I just returned from the Performing Animal Welfare Society (PAWS) Captive Wildlife Conference in Burbank, CA, where prominent scientists, veterinarians and advocates converged to discuss the ongoing effort to end the exploitation of captive wildlife.
The first day was dedicated to presentations on elephant welfare in zoos and circuses and the critically important role sanctuaries continue to play in getting captive elephants out of exploitive and abusive situations and into a more naturalistic and caring setting. There are only a handful of legitimate elephant sanctuaries around the globe and only two in the United States. Clearly, we need many more qualified sanctuaries for elephants and other wild animals.
On Day Two, I spoke on a panel about marine mammal captivity with Dr. Naomi Rose of the Animal Welfare Institute, Blackfish producer Manny Oteyza, and Lincoln O’Barry of Ric O’ Barry’s Dolphin Project about the fact that even though the situation for elephants, big cats, bears and primates in exploitive captive facilities is deplorable, it’s still not as bad as it is for dolphins and whales. There’s one simple reason for this: While there are at least a few sanctuaries for land-based animals, there are no dolphin or whale sanctuaries anywhere in the world. Not one.
Sure, there are captive facilities that call themselves sanctuaries, but that does not make them legitimate havens of protection and lifelong care. Rather, they are typically places that exploit the dolphins under the guise of the title “sanctuary”. A genuine sanctuary provides an environment in which the residents can lead some semblance of a satisfactory life closer to the wild setting. In a real sanctuary like PAWS, the only interest is in the welfare of the residents; they are not used as a means to an end – i.e. for profit or publicity.
While there are at least a few sanctuaries for land-based animals, there are no dolphin or whale sanctuaries anywhere in the world.Those of us who are working to phase out dolphin and whale captivity for entertainment in places like SeaWorld have to contend with the reality that even if we were successful we’d have nowhere to relocate them.

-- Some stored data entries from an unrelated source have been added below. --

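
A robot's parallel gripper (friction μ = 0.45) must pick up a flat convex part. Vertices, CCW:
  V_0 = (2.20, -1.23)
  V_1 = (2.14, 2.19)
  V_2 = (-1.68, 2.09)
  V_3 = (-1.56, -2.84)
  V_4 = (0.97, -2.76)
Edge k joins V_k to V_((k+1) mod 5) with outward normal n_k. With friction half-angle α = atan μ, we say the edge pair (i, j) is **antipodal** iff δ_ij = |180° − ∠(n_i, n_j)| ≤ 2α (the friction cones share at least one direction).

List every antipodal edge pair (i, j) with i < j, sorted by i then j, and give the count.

count = 3; pairs: (0,2), (1,3), (2,4)

α = atan 0.45 = 24.23°;  2α = 48.46°
n_0 = (+0.9998, +0.0175)
n_1 = (-0.0262, +0.9997)
n_2 = (-0.9997, -0.0243)
n_3 = (+0.0316, -0.9995)
n_4 = (+0.7794, -0.6266)
  (0,1): δ = 89.51°  ·
  (0,2): δ = 0.39°  ✓
  (0,3): δ = 90.81°  ·
  (0,4): δ = 140.20°  ·
  (1,2): δ = 90.11°  ·
  (1,3): δ = 0.31°  ✓
  (1,4): δ = 49.70°  ·
  (2,3): δ = 89.58°  ·
  (2,4): δ = 40.19°  ✓
  (3,4): δ = 130.61°  ·
antipodal pairs: 3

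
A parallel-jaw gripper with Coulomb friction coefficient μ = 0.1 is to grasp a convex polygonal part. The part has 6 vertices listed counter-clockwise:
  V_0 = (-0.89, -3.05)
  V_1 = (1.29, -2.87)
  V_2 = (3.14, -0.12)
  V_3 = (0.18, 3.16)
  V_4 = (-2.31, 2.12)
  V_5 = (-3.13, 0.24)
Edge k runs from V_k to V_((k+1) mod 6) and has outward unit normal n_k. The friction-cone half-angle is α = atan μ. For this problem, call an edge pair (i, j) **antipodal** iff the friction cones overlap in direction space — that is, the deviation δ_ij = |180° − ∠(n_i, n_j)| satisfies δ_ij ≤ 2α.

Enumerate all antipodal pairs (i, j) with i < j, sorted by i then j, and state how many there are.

α = atan 0.1 = 5.71°;  2α = 11.42°
n_0 = (+0.0823, -0.9966)
n_1 = (+0.8297, -0.5582)
n_2 = (+0.7424, +0.6700)
n_3 = (-0.3854, +0.9227)
n_4 = (-0.9166, +0.3998)
n_5 = (-0.8266, -0.5628)
  (0,1): δ = 128.65°  ·
  (0,2): δ = 52.66°  ·
  (0,3): δ = 17.95°  ·
  (0,4): δ = 61.71°  ·
  (0,5): δ = 119.53°  ·
  (1,2): δ = 104.01°  ·
  (1,3): δ = 33.40°  ·
  (1,4): δ = 10.36°  ✓
  (1,5): δ = 68.18°  ·
  (2,3): δ = 109.40°  ·
  (2,4): δ = 65.63°  ·
  (2,5): δ = 7.82°  ✓
  (3,4): δ = 136.23°  ·
  (3,5): δ = 78.42°  ·
  (4,5): δ = 122.19°  ·
antipodal pairs: 2

count = 2; pairs: (1,4), (2,5)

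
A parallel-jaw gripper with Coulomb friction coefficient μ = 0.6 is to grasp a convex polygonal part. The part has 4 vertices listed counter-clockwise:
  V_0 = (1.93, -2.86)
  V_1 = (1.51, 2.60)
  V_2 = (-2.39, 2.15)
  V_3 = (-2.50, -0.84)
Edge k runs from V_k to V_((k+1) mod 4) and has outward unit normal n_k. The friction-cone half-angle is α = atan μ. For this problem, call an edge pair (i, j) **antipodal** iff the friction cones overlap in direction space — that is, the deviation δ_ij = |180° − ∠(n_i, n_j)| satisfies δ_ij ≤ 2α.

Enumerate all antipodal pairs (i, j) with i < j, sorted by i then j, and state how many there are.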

Captive dolphins and whales cannot just be dumped back into the ocean. Even those who are good candidates for eventual release need rehabilitation in a more natural setting where they can feel the tides and shifting temperatures of the ocean, regain some physiological conditioning and autonomy, and learn to survive. Moreover, given that the majority of captive dolphins and whales will not be releasable, they will depend upon sanctuaries for care throughout the rest of their lives.
In a recent blog post in The Dodo, Dr. Naomi Rose expressed concern about the precarious situation in which captive dolphins and whales find themselves. Even if places like SeaWorld decide to end captive entertainment, she argues, there will need to be a transition plan for these animals so that they don’t end up “going from the frying pan into the fire” – like being sold off to entertainment corporations overseas. Those of us who advocate for dolphin and whale freedom have to be ready to offer a legitimate practical solution. We do not want the lack of sanctuaries to be the show-stopper for the long term effort to phase out dolphin and whale exploitation.
So while signs of movement and change are encouraging, we need to add the missing component to our efforts: the funding and building of legitimate sanctuaries for dolphins and whales in this country and around the world.
The National Aquarium is already discussing possibilities for creating a sanctuary for the bottlenose dolphins they currently hold so that they can live out their lives under better circumstances. And there are other protocols for rehabilitation and release which have been employed successfully around the world by organizations such as Born Free Foundation. All of these efforts demonstrate the feasibility of rehabilitating dolphins and whales in sea pen sanctuaries.
There are also already plans, protocols and even identified locations for some captive orcas, such as Lolita, who has been held at the Miami Seaquarium for over 40 years after being taken from her natural home as a member of the Puget Sound southern resident population of orcas.
More of us in the marine mammal community need to focus our attention on the need to develop and implement plans and campaigns for creating sanctuaries.
Currently, dolphin and whale sanctuaries are just a field of dreams. But, if we build it, they will come.